目の前に立っている人物に驚愕し、足は縫い止められたかのようにその場から動けず、凝視した。

「!?あか、いさん・・・」

どうして此処に・・?
居るはずのない、赤井秀一がそこには居た。

「なに、ボウヤに会いにね」

「っ、そ、そうなんですね、それは嬉しいですが、今から俺は・・「イギリスに行くんだろう?俺も行く」・・何言って・・」

いつもなら働く頭が上手く働かない。
なぜ、俺に会いに来た。なぜ、イギリスに行くことを知っている。なぜ、彼もイギリスに来るんだ。
分からない。頭の中はクエスチョンだらけだ。
混乱する新一の感情でさえ読み取っているかのように、赤井はフッと笑みを浮かべ話し続ける。

「FBIを辞めてきたんでな」

組織壊滅により赤井の悲願は達成した。FBIで居続ける意味はない。
何よりも、赤井は、

「君のワトソンとして傍に居させてくれないか?」

新一の傍に居たかったのである。

「でも、俺は、」

「眠っている男にキス1つで何もかも終わらせようとするなんて寂しいじゃないか」

「!?なんで、あの時起きてっ!?」

「ああ」

更なる爆弾を投下される。バレていないと思っていた。なんで今まで何も言わなかったんだ。

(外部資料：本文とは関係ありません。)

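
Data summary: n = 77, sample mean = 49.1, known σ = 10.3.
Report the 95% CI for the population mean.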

「少々腹が立ってね。俺との縁を切ろうとするボウヤに」

「っ、」

取り乱す新一に、何もかも理解している赤井が畳み掛ける。

「全く、俺の気持ちも蔑ろにして。気付いてなかったろ?俺が君のことが好き、いや、愛していることに」

「え?」

空耳だろうか。

「赤井さんが俺を好き?え、嘘だろ・・」

「嘘じゃない。君は本当に自分のことに対しては頗る鈍感だな。何度でも言おう。ボウヤ、愛してる」

「!?///」

信じられないまま、愛の言葉が紡がれる。新一は自分の顔が熱くなるのを感じた。
でも、それ以上何も応えられない。どうしたらいいか分からない。
躊躇う新一に、それさえも察した男は告げる。

「君はこの手を取りさえすれば良い。俺のホームズ」

迷うことなんて何もないと、手を伸ばしてくる赤井に、もう新一は考えるのを放棄した。ただ素直に自分の本当の気持ちの赴くままに動く。